Last Tuesday, Sept. 25, the Senate unanimously passed Isakson’s bipartisan legislation to reform the U.S. Peace Corps.
Also, Sept. 25, the Senate passed Isakson’s legislation to increase veterans’ disability benefits from the VA. This bill would increase the rates of VA disability compensation, dependency compensation for surviving children and spouses, as well as the clothing allowance for veterans, based on rising costs of living.
Last Friday, President Trump signed into law Isakson’s legislation to ensure veterans continue to have access to critical programs at the U.S. Department of Veterans Affairs. The legislation continues many important programs, including veterans homelessness prevention, adaptive sports programs for disabled veterans and workforce training for injured service members.

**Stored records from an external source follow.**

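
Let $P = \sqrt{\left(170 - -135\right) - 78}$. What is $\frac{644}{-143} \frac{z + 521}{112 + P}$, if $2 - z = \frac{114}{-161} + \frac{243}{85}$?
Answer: $- \frac{245635712}{11516395} + \frac{2193176 \sqrt{227}}{11516395} \approx -18.46$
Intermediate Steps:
$z = - \frac{2063}{13685}$ ($z = 2 - \left(\frac{114}{-161} + \frac{243}{85}\right) = 2 - \left(114 \left(- \frac{1}{161}\right) + 243 \cdot \frac{1}{85}\right) = 2 - \left(- \frac{114}{161} + \frac{243}{85}\right) = 2 - \frac{29433}{13685} = - \frac{2063}{13685} \approx -0.15075$)
$P = \sqrt{227}$ ($P = \sqrt{\left(170 + 135\right) - 78} = \sqrt{305 - 78} = \sqrt{227} \approx 15.067$)
$\frac{644}{-143} \frac{z + 521}{112 + P} = \frac{644}{-143} \frac{- \frac{2063}{13685} + 521}{112 + \sqrt{227}} = 644 \left(- \frac{1}{143}\right) \frac{7127822}{13685 \left(112 + \sqrt{227}\right)} = - \frac{644 \frac{7127822}{13685 \left(112 + \sqrt{227}\right)}}{143} = - \frac{2193176}{935 \left(112 + \sqrt{227}\right)}$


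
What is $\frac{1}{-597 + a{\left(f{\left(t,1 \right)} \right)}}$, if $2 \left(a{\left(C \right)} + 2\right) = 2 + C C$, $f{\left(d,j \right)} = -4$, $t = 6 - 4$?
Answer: $- \frac{1}{590} \approx -0.0016949$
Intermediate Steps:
$t = 2$
$a{\left(C \right)} = -1 + \frac{C^{2}}{2}$ ($a{\left(C \right)} = -2 + \frac{2 + C C}{2} = -2 + \frac{2 + C^{2}}{2} = -2 + \left(1 + \frac{C^{2}}{2}\right) = -1 + \frac{C^{2}}{2}$)
$\frac{1}{-597 + a{\left(f{\left(t,1 \right)} \right)}} = \frac{1}{-597 - \left(1 - \frac{\left(-4\right)^{2}}{2}\right)} = \frac{1}{-597 + \left(-1 + \frac{1}{2} \cdot 16\right)} = \frac{1}{-597 + \left(-1 + 8\right)} = \frac{1}{-597 + 7} = \frac{1}{-590} = - \frac{1}{590}$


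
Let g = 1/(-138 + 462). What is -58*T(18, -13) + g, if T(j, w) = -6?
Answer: 112753/324 ≈ 348.00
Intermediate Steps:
g = 1/324 ≈ 0.0030864
-58*T(18, -13) + g = -58*(-6) + 1/324 = 348 + 1/324 = 112753/324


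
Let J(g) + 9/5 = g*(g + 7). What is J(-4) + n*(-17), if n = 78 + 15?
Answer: -7974/5 ≈ -1594.8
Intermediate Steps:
J(g) = -9/5 + g*(7 + g) (J(g) = -9/5 + g*(g + 7) = -9/5 + g*(7 + g))
n = 93
J(-4) + n*(-17) = (-9/5 + (-4)² + 7*(-4)) + 93*(-17) = (-9/5 + 16 - 28) - 1581 = -69/5 - 1581 = -7974/5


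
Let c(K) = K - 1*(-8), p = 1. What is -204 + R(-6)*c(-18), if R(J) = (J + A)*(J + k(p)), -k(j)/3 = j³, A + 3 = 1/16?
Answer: -8067/8 ≈ -1008.4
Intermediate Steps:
A = -47/16 (A = -3 + 1/16 = -47/16 ≈ -2.9375)
c(K) = 8 + K (c(K) = K + 8 = 8 + K)
k(j) = -3*j³
R(J) = (-3 + J)*(-47/16 + J) (R(J) = (J - 47/16)*(J - 3*1³) = (-47/16 + J)*(J - 3*1) = (-47/16 + J)*(J - 3) = (-47/16 + J)*(-3 + J) = (-3 + J)*(-47/16 + J))
-204 + R(-6)*c(-18) = -204 + (141/16 + (-6)² - 95/16*(-6))*(8 - 18) = -204 + (141/16 + 36 + 285/8)*(-10) = -204 + (1287/16)*(-10) = -204 - 6435/8 = -8067/8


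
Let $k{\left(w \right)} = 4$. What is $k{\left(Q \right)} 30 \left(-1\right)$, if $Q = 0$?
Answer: $-120$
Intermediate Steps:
$k{\left(Q \right)} 30 \left(-1\right) = 4 \cdot 30 \left(-1\right) = 4 \left(-30\right) = -120$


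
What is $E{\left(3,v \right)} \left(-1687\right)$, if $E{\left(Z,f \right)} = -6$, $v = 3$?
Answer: $10122$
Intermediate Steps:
$E{\left(3,v \right)} \left(-1687\right) = \left(-6\right) \left(-1687\right) = 10122$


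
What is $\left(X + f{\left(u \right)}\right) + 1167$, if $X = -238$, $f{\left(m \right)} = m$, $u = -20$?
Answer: $909$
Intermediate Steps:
$\left(X + f{\left(u \right)}\right) + 1167 = \left(-238 - 20\right) + 1167 = -258 + 1167 = 909$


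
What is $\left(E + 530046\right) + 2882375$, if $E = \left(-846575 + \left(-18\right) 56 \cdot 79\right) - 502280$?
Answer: $1983934$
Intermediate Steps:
$E = -1428487$ ($E = \left(-846575 - 79632\right) - 502280 = -926207 - 502280 = -1428487$)
$\left(E + 530046\right) + 2882375 = \left(-1428487 + 530046\right) + 2882375 = -898441 + 2882375 = 1983934$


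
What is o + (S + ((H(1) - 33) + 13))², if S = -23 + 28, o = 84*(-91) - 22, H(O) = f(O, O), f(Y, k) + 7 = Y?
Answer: -7225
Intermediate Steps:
f(Y, k) = -7 + Y
H(O) = -7 + O
o = -7666 (o = -7644 - 22 = -7666)
S = 5
o + (S + ((H(1) - 33) + 13))² = -7666 + (5 + (((-7 + 1) - 33) + 13))² = -7666 + (5 + ((-6 - 33) + 13))² = -7666 + (5 + (-39 + 13))² = -7666 + (5 - 26)² = -7666 + (-21)² = -7666 + 441 = -7225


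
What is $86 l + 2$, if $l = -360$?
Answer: $-30958$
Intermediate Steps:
$86 l + 2 = 86 \left(-360\right) + 2 = -30960 + 2 = -30958$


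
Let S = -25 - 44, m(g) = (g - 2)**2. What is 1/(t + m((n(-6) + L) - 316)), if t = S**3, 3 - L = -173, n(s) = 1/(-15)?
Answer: -225/69373364 ≈ -3.2433e-6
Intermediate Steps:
n(s) = -1/15
L = 176 (L = 3 - 1*(-173) = 3 + 173 = 176)
m(g) = (-2 + g)**2
S = -69
t = -328509 (t = (-69)**3 = -328509)
1/(t + m((n(-6) + L) - 316)) = 1/(-328509 + (-2 + ((-1/15 + 176) - 316))**2) = 1/(-328509 + (-2 + (2639/15 - 316))**2) = 1/(-328509 + (-2 - 2101/15)**2) = 1/(-328509 + (-2131/15)**2) = 1/(-328509 + 4541161/225) = 1/(-69373364/225) = -225/69373364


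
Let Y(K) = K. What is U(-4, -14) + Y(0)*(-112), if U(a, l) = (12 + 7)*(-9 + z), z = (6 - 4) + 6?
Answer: -19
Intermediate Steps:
z = 8 (z = 2 + 6 = 8)
U(a, l) = -19 (U(a, l) = (12 + 7)*(-9 + 8) = 19*(-1) = -19)
U(-4, -14) + Y(0)*(-112) = -19 + 0*(-112) = -19 + 0 = -19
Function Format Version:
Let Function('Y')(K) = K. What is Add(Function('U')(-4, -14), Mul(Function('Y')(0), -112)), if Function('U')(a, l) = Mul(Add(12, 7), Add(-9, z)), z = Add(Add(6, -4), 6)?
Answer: -19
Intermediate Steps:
z = 8 (z = Add(2, 6) = 8)
Function('U')(a, l) = -19 (Function('U')(a, l) = Mul(Add(12, 7), Add(-9, 8)) = Mul(19, -1) = -19)
Add(Function('U')(-4, -14), Mul(Function('Y')(0), -112)) = Add(-19, Mul(0, -112)) = Add(-19, 0) = -19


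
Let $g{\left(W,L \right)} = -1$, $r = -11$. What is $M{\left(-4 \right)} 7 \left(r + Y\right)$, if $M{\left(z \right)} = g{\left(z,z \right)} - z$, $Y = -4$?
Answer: $-315$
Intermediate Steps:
$M{\left(z \right)} = -1 - z$
$M{\left(-4 \right)} 7 \left(r + Y\right) = \left(-1 - -4\right) 7 \left(-11 - 4\right) = \left(-1 + 4\right) 7 \left(-15\right) = 3 \cdot 7 \left(-15\right) = 21 \left(-15\right) = -315$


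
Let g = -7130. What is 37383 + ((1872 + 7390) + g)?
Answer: 39515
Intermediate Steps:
37383 + ((1872 + 7390) + g) = 37383 + ((1872 + 7390) - 7130) = 37383 + (9262 - 7130) = 37383 + 2132 = 39515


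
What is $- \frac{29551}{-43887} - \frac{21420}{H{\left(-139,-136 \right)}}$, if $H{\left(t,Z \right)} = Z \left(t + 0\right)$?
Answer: $- \frac{5609227}{12200586} \approx -0.45975$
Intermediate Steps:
$H{\left(t,Z \right)} = Z t$
$- \frac{29551}{-43887} - \frac{21420}{H{\left(-139,-136 \right)}} = - \frac{29551}{-43887} - \frac{21420}{\left(-136\right) \left(-139\right)} = \left(-29551\right) \left(- \frac{1}{43887}\right) - \frac{21420}{18904} = \frac{29551}{43887} - \frac{315}{278} = - \frac{5609227}{12200586}$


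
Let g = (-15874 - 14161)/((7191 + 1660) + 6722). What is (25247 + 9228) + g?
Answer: 536849140/15573 ≈ 34473.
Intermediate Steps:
g = -30035/15573 (g = -30035/(8851 + 6722) = -30035/15573 ≈ -1.9287)
(25247 + 9228) + g = (25247 + 9228) - 30035/15573 = 34475 - 30035/15573 = 536849140/15573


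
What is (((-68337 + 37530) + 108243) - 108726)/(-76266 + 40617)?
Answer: 10430/11883 ≈ 0.87772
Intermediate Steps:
(((-68337 + 37530) + 108243) - 108726)/(-76266 + 40617) = ((-30807 + 108243) - 108726)/(-35649) = (77436 - 108726)*(-1/35649) = -31290*(-1/35649) = 10430/11883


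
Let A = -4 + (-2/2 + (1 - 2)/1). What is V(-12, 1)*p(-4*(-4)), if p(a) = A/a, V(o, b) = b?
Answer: -3/8 ≈ -0.37500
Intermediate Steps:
A = -6 (A = -4 + (-2*1/2 - 1*1) = -4 + (-1 - 1) = -4 - 2 = -6)
p(a) = -6/a
V(-12, 1)*p(-4*(-4)) = 1*(-6/((-4*(-4)))) = 1*(-6/16) = 1*(-6*1/16) = 1*(-3/8) = -3/8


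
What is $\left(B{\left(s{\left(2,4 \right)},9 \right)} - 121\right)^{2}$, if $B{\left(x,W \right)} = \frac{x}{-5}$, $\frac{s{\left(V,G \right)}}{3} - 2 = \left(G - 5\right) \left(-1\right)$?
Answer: $\frac{376996}{25} \approx 15080.0$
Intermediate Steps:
$s{\left(V,G \right)} = 21 - 3 G$ ($s{\left(V,G \right)} = 6 + 3 \left(G - 5\right) \left(-1\right) = 6 + 3 \left(-5 + G\right) \left(-1\right) = 6 + 3 \left(5 - G\right) = 6 - \left(-15 + 3 G\right) = 21 - 3 G$)
$B{\left(x,W \right)} = - \frac{x}{5}$ ($B{\left(x,W \right)} = x \left(- \frac{1}{5}\right) = - \frac{x}{5}$)
$\left(B{\left(s{\left(2,4 \right)},9 \right)} - 121\right)^{2} = \left(- \frac{21 - 12}{5} - 121\right)^{2} = \left(\left(- \frac{1}{5}\right) 9 - 121\right)^{2} = \left(- \frac{9}{5} - 121\right)^{2} = \left(- \frac{614}{5}\right)^{2} = \frac{376996}{25}$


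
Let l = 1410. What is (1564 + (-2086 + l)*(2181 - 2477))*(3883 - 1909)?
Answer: 398076840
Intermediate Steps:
(1564 + (-2086 + l)*(2181 - 2477))*(3883 - 1909) = (1564 + (-2086 + 1410)*(2181 - 2477))*(3883 - 1909) = (1564 - 676*(-296))*1974 = (1564 + 200096)*1974 = 201660*1974 = 398076840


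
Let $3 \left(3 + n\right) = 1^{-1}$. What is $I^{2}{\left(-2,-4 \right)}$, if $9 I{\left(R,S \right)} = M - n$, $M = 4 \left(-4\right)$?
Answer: $\frac{1600}{729} \approx 2.1948$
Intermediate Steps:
$M = -16$
$n = - \frac{8}{3}$ ($n = -3 + \frac{1}{3 \cdot 1} = -3 + \frac{1}{3} \cdot 1 = -3 + \frac{1}{3} = - \frac{8}{3} \approx -2.6667$)
$I{\left(R,S \right)} = - \frac{40}{27}$ ($I{\left(R,S \right)} = \frac{-16 - - \frac{8}{3}}{9} = \frac{-16 + \frac{8}{3}}{9} = \frac{1}{9} \left(- \frac{40}{3}\right) = - \frac{40}{27}$)
$I^{2}{\left(-2,-4 \right)} = \left(- \frac{40}{27}\right)^{2} = \frac{1600}{729}$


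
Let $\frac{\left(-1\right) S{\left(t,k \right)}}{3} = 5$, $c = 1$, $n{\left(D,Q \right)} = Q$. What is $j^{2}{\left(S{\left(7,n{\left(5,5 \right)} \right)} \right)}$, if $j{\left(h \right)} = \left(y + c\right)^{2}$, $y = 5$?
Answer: $1296$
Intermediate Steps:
$S{\left(t,k \right)} = -15$ ($S{\left(t,k \right)} = \left(-3\right) 5 = -15$)
$j{\left(h \right)} = 36$ ($j{\left(h \right)} = \left(5 + 1\right)^{2} = 6^{2} = 36$)
$j^{2}{\left(S{\left(7,n{\left(5,5 \right)} \right)} \right)} = 36^{2} = 1296$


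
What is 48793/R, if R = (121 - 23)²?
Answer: 48793/9604 ≈ 5.0805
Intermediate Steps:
R = 9604 (R = 98² = 9604)
48793/R = 48793/9604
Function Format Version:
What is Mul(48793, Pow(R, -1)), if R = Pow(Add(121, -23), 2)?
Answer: Rational(48793, 9604) ≈ 5.0805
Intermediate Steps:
R = 9604 (R = Pow(98, 2) = 9604)
Mul(48793, Pow(R, -1)) = Mul(48793, Pow(9604, -1)) = Mul(48793, Rational(1, 9604)) = Rational(48793, 9604)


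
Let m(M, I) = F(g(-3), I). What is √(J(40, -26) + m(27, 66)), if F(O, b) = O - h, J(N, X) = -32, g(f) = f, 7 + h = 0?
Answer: 2*I*√7 ≈ 5.2915*I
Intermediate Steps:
h = -7 (h = -7 + 0 = -7)
F(O, b) = 7 + O (F(O, b) = O - 1*(-7) = O + 7 = 7 + O)
m(M, I) = 4 (m(M, I) = 7 - 3 = 4)
√(J(40, -26) + m(27, 66)) = √(-32 + 4) = √(-28) = 2*I*√7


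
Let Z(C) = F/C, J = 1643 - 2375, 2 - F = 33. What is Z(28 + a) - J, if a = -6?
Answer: 16073/22 ≈ 730.59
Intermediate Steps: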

Last Thursday, Isakson introduced legislation to combat Sudden Unexpected Infant Death and Sudden Unexplained Death in Childhood and strengthen existing efforts to understand these tragedies and improve prevention efforts.
Last week, the House approved Isakson’s legislation to extend the life-saving food security programs managed under the “Feed the Future Initiative” for another five years. This legislation previously passed the Senate in June and is headed to the president’s desk to be signed into law.
Also last week, Isakson introduced the “Preserving America’s Battlefields Act” to ensure our nation’s living memorials honoring those who fought for our freedoms are protected for current and future generations. This legislation would provide for the restoration of battlefield sites across the country, including the one in Chickamauga, helping transform them into historic tourism destinations.